Introduction
linear regression is a linear approach for modelling the relationship
between a scalar response variable \(y\) and one or more explanatory variables
(\(x\)). We can also say that linear
regression can predict the value of a variable \(y\) by using another variable(\(x\)) or variables. The variable(s) being
used to predict \(y\) are called
independent variable(s), predictor variables, or features while the
variable \(y\) is often referred to as
the dependent variable, target variable, or the response variable.
Linear Regression is applicable in problems where the response variable
is continous in nature. The predictor variables can be quantitative or
qualitative.
Simple Linear Regression: This is a type of linear
regression problem in which the only one independent variable (only one
predictor variable) is used to predict the response variable. The
relationship can be given mathematically as: \(y = \beta _{0} + \beta _{1}x_{1} +
\epsilon\)
Multivariate Linear Regression: This is an approach
to linear regression that uses more than one predictor variables to
predict the response variable. This can be written mathematically as:
\(y = \beta _{0} + \beta _{1}x_{1} + \beta
_{2}x_{2} + \beta _{3}x_{3} + ...+ \beta _{n}x_{n}
+\epsilon\)
The goal of the linear regression model is to determine the best
parameters \(\beta_{i}\) that best fits
the data points. In other words, Linear Regression seeks to obtain the
line of best fit for the data points.
Assumptions for Linear Regression
Linearity: There must be a linear relationship between
the predictor variable(s) and the response variable. If a linear
relationship does not exists, there is no point using a linear
regression. Non-Linear relationships can be transformed to a linear
relationship and then linear regression can be applied.
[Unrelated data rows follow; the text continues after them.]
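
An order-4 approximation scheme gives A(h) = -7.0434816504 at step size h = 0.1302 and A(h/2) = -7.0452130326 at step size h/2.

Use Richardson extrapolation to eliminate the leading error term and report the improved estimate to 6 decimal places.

Method order is 4; weight 2^4 = 16.
A(h/2) − A(h) = -7.0452130326 − (-7.0434816504) = -0.0017313822
Divide by 2^4 − 1 = 15: (-0.0017313822)/15 = -0.0001154255
R = -7.0452130326 − 0.0001154255 = -7.0453284581

-7.045328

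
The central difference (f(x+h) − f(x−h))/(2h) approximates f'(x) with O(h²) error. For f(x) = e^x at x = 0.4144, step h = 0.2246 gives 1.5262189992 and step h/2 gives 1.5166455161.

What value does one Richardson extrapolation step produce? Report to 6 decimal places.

1.513454

Error is O(h^2); halving h shrinks it by 2^2 = 4.
4·1.5166455161 = 6.0665820644; 6.0665820644 − 1.5262189992 = 4.5403630652
Denominator 4 − 1 = 3.
R = 4.5403630652/3 = 1.5134543551
Gap between inputs: 9.573e-03; correction applied: −0.0031911610.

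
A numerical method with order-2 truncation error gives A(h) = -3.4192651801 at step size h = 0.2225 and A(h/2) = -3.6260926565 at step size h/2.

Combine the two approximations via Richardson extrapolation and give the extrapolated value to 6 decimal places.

-3.695035

r = 2: numerator weight 4, denominator 3.
Weighted: (-14.5043706260) − (-3.4192651801) = -11.0851054459
(-11.0851054459) ÷ 3 = -3.6950351486
Correction |R − A(h/2)| = 6.894e-02; gap |A(h/2) − A(h)| = 2.068e-01.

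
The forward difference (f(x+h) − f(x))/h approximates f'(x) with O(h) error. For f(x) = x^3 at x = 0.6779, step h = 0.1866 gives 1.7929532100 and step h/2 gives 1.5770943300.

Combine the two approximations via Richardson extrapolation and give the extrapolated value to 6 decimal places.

1.361235

Order 1 gives 2^r = 2 and 2^r − 1 = 1.
2^1 × A(h/2) = 3.1541886600; minus A(h) gives 1.3612354500.
Divide by 2^1 − 1 = 1.
1.3612354500 ÷ 1 = 1.3612354500
Shift from A(h/2): −0.2158588800.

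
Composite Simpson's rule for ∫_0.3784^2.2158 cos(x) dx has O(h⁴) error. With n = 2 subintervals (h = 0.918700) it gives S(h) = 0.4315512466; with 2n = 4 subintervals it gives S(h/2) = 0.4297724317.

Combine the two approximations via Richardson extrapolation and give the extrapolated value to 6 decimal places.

0.429654

r = 4: numerator weight 16, denominator 15.
16 × 0.4297724317 = 6.8763589072; 6.8763589072 − 0.4315512466 = 6.4448076606
6.4448076606 ÷ 15 = 0.4296538440
Shift from A(h/2): −0.0001185877.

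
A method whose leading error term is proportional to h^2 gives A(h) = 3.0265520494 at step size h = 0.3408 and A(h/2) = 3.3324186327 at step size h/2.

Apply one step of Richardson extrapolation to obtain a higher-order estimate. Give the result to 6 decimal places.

The method has order 2: 2^2 = 4.
2^2*A(h/2) = 13.3296745308; minus A(h) gives 10.3031224814.
Denominator 4 − 1 = 3.
10.3031224814 ÷ 3 = 3.4343741605
Shift from A(h/2): +0.1019555278.

3.434374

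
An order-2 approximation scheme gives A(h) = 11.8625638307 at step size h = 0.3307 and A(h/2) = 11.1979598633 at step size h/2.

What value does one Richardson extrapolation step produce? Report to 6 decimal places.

10.976425

Error is O(h^2); halving h shrinks it by 2^2 = 4.
Top: 4(11.1979598633) − (11.8625638307) = 32.9292756225
(4·11.1979598633 − 11.8625638307)/(4 − 1) = 10.9764252075
Gap between inputs: 6.646e-01; correction applied: −0.2215346558.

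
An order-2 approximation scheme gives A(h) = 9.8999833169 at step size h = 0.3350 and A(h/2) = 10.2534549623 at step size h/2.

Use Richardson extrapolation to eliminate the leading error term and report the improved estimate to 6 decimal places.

10.371279

r = 2: numerator weight 4, denominator 3.
4*10.2534549623 − 9.8999833169 = 31.1138365323
Denominator 4 − 1 = 3.
So the Richardson estimate is 10.3712788441.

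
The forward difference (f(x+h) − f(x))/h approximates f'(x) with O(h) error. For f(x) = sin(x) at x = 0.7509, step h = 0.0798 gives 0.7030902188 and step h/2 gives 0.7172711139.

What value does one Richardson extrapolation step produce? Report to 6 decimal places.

r = 1: numerator weight 2, denominator 1.
2×0.7172711139 = 1.4345422278; 1.4345422278 − 0.7030902188 = 0.7314520090
Extrapolated: 0.7314520090 / 1 = 0.7314520090
Correction |R − A(h/2)| = 1.418e-02; gap |A(h/2) − A(h)| = 1.418e-02.

0.731452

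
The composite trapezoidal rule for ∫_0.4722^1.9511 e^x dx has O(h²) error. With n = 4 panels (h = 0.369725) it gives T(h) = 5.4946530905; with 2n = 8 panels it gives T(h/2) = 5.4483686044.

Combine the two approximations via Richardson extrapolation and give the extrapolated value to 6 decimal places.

5.432940

Leading term ∝ h^2; use weight 4 = 2^2.
4*5.4483686044 − 5.4946530905 = 16.2988213271
(4*5.4483686044 − 5.4946530905)/(4 − 1) = 5.4329404424
Gap between inputs: 4.628e-02; correction applied: −0.0154281620.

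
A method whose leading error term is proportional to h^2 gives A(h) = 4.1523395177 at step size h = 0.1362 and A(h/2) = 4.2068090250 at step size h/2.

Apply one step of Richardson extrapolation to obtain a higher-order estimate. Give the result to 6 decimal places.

Order 2 gives 2^r = 4 and 2^r − 1 = 3.
Numerator 4 × A(h/2) − A(h) = 4 × 4.2068090250 − 4.1523395177 = 12.6748965823
Extrapolated: 12.6748965823 / 3 = 4.2249655274

4.224966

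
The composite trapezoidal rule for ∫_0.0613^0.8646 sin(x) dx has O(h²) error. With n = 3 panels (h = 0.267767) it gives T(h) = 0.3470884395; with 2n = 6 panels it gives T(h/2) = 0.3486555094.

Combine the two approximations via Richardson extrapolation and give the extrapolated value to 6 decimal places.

Method order is 2; weight 2^2 = 4.
2^2*A(h/2) = 1.3946220376; minus A(h) gives 1.0475335981.
Denominator 4 − 1 = 3.
1.0475335981 ÷ 3 = 0.3491778660

0.349178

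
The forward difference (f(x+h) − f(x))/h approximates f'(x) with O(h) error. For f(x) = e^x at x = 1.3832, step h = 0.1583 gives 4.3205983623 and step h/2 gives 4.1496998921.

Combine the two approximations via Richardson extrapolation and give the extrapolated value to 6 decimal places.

r = 1: numerator weight 2, denominator 1.
2*4.1496998921 = 8.2993997842; subtract 4.3205983623 → 3.9788014219
Denominator 2 − 1 = 1.
(2*4.1496998921 − 4.3205983623)/(2 − 1) = 3.9788014219

3.978801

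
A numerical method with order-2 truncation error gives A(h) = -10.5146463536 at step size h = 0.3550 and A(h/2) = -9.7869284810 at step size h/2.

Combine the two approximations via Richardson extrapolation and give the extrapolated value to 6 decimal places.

-9.544356

r = 2: numerator weight 4, denominator 3.
A(h/2) − A(h) = -9.7869284810 − (-10.5146463536) = 0.7277178726
Correction (A(h/2) − A(h))/(4 − 1) = 0.7277178726/3 = 0.2425726242
R = A(h/2) + (A(h/2) − A(h))/3 = -9.7869284810 + 0.2425726242 = -9.5443558568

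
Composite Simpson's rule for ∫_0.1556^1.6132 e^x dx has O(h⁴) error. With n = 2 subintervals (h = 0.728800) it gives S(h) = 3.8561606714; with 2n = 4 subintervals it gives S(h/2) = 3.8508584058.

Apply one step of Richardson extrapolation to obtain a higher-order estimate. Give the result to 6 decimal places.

3.850505

Error is O(h^4); halving h shrinks it by 2^4 = 16.
Weighted: 61.6137344928 − 3.8561606714 = 57.7575738214
Denominator 16 − 1 = 15.
Extrapolated: 57.7575738214 / 15 = 3.8505049214
Shift from A(h/2): −0.0003534844.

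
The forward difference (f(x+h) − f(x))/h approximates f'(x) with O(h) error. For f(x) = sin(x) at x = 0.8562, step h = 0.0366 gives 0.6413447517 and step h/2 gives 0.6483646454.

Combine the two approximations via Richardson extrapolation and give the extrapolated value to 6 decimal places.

0.655385

Leading term ∝ h^1; use weight 2 = 2^1.
Difference of the inputs: 0.6483646454 − 0.6413447517 = 0.0070198937
Divide by 2^1 − 1 = 1: 0.0070198937/1 = 0.0070198937
R = A(h/2) + (A(h/2) − A(h))/1 = 0.6483646454 + 0.0070198937 = 0.6553845391
Gap between inputs: 7.020e-03; correction applied: +0.0070198937.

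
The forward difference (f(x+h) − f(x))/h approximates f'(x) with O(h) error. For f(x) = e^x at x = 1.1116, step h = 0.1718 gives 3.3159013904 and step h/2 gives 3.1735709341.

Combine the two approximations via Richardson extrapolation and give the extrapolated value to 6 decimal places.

3.031240

Method order is 1; weight 2^1 = 2.
2^1×A(h/2) = 6.3471418682; minus A(h) gives 3.0312404778.
(2×3.1735709341 − 3.3159013904)/(2 − 1) = 3.0312404778
Correction |R − A(h/2)| = 1.423e-01; gap |A(h/2) − A(h)| = 1.423e-01.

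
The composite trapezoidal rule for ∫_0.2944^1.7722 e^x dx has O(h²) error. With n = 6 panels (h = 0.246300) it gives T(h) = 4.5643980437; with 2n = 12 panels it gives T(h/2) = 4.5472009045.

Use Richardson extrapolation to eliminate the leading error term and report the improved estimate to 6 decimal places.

r = 2, so 2^r = 4.
4·4.5472009045 = 18.1888036180; subtract 4.5643980437 → 13.6244055743
Divide by 2^2 − 1 = 3.
R = 13.6244055743/3 = 4.5414685248

4.541469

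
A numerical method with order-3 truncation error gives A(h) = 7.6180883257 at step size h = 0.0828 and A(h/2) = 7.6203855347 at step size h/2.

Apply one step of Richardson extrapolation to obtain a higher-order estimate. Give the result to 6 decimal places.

r = 3, so 2^r = 8.
A(h/2) − A(h) = 7.6203855347 − 7.6180883257 = 0.0022972090
Divide by 2^3 − 1 = 7: 0.0022972090/7 = 0.0003281727
R = A(h/2) + (A(h/2) − A(h))/7 = 7.6203855347 + 0.0003281727 = 7.6207137074
Gap between inputs: 2.297e-03; correction applied: +0.0003281727.

7.620714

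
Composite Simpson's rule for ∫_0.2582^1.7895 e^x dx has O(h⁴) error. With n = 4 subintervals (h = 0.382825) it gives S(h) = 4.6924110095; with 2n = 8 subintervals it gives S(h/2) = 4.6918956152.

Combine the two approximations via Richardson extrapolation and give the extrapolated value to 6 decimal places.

Error is O(h^4); halving h shrinks it by 2^4 = 16.
A(h/2) − A(h) = 4.6918956152 − 4.6924110095 = -0.0005153943
Divide by 2^4 − 1 = 15: (-0.0005153943)/15 = -0.0000343596
R = 4.6918956152 − 0.0000343596 = 4.6918612556

4.691861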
Independence of Observations: This means that each
observation in the dataset should be independent of one another. This is
often difficult to obtain by looking at the dataset itself. The process
of data collection is best suited to help us determine whether the data
contains independent observations.
Normality of Residuals: The residuals should follow a
normal distribution. This can be tested using a histogram or a QQ Plot.
Homoscedacity: This means that there should be
constant variance of the residuals. A plot of Fitted Values
vs. Residuals can be used to check if the residuals have a constant
variance. In the case where there is no constant variance of residuals,
the dataset would be said to be heteroscedastic. There are different
ways to deal with heteroscedascity such as log transformation or Box-Cox
transformation.
Evaluating the Linear Regression Model
After obtaining the best line of fit using the linear regression
model, we often use certain metrics to evaluate how well the model
performs. Below are some metrics that can be used to evaluate the
performance of a regression model:
R-Squared and Adjusted R-Squared: This tells us the
percentage of variations in the response variable that is explained by
the predictor variables. This is a relative measure of fit.
Mean Absolute Error (MAE): This is the mean of the
absolute value of the difference between the predicted values and the
actual values. This tells us the amount of error that we can expect from
the predicted values. The MAE is generally less sensitive to outliers.
Also, lower values of MAE indicate a better performing model. This has
the advantage of being in the same unit as the response variable that
makes it easy to interpret.
Mean Square Error (MSE): This is the mean of the
square of errors. It is the mean of the square of the difference between
the predicted values and actual values. It has the disadvantage of not
being in the same unit as the response variable and thus making it hard
to interpret.
Root Mean Square Error (RMSE): This is the square root
of the mean square error. It is the square root of the mean of squared
difference between the predicted value and the actual values. This is an
absolute measure of fit and has the advantage of being in the same unit
as the response variable thereby making it easy to interpret. Just like
MAE, lower values of RMSE indicates a better fit, but it is more
sensitive to outliers.
References
Diez, D., Barr, C. D., & Cetinkaya-Rundel, M. (2019). OpenIntro
statistics 4th Edition.